Drafts of this were read by a goodly number of the interviewees whose comments and suggestions decidedly improved it. To their absolute credit, none sought to withdraw or amend any of their quotes, other than by way of minor clarification.

At the Health Foundation thanks are due in all sorts of ways to Anita Charlesworth (whose idea this was) and to Hugh Alderwick, Jennifer Dixon, Pete Stilwell, Tim Gardner and Ruth Thorlby, while Stephen Rocks undertook the calculations and did much to draft the expenditure box. Sean Agass is, as ever, an excellent and constructive editor.

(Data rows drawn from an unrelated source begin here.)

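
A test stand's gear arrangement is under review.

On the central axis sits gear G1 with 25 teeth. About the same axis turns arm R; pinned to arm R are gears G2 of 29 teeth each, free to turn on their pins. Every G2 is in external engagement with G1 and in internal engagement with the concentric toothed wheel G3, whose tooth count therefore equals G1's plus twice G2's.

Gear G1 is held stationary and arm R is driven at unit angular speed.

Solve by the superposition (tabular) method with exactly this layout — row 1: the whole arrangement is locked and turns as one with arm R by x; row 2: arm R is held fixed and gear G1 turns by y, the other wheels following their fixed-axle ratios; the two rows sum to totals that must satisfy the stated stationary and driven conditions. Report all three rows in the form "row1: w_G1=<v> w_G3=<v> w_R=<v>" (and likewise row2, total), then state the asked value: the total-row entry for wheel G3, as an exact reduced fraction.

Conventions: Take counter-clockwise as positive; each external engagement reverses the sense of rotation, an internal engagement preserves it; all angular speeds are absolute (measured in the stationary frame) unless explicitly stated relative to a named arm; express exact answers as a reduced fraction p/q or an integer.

row1: w_G1=1 w_G3=1 w_R=1
row2: w_G1=-1 w_G3=25/83 w_R=0
total: w_G1=0 w_G3=108/83 w_R=1
asked value: 108/83

topology: planetary set — G1 25T / G2 29T / G3 83T, arm = carrier (Willis)
row 1 — lock + rotate with arm: ω_sun = ω_ring = ω_arm = x
superposition row 2 [arm held]: sun y, ring −(25/83)·y, arm 0
boundary: total ω_sun = x + y = 0 and total ω_arm = x = 1  ⇒  y = -1, x = 1
row 2 ring = −(25/83)·(-1) = 25/83
totals (row 1 + row 2): sun 1 + (-1) = 0, ring 1 + 25/83 = 108/83, arm 1 + 0 = 1
asked cell (total, ring) = 108/83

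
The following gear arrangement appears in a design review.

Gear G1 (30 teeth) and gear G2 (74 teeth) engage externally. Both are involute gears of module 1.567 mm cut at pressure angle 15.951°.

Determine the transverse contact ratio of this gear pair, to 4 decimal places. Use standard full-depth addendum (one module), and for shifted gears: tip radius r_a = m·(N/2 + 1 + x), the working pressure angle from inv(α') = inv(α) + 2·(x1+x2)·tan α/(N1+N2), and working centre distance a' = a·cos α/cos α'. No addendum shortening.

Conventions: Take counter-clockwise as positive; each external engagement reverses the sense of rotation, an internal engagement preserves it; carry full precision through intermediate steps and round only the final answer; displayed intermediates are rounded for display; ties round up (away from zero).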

Despite all this assistance, any errors of fact, interpretation or judgement remain those of the author.


******** Always assuming that a fully engaged scenario would in fact reduce the rate of growth in expenditure.

†††††††† For an account of cause and effect see The five giants, ibid, (pp 635–639).

‡‡‡‡‡‡‡‡ The OBR provides independent forecasts for the economy and for the public finances. It was created in 2010. It does already make some forecasts of likely health and social care expenditure. But not in the detail or on the scale that is presumably envisaged here.

§§§§§§§§ Macpherson favours an extended version of National Insurance.

¶¶¶¶¶¶¶¶ A draft bill proposes abolishing fixed-term parliaments.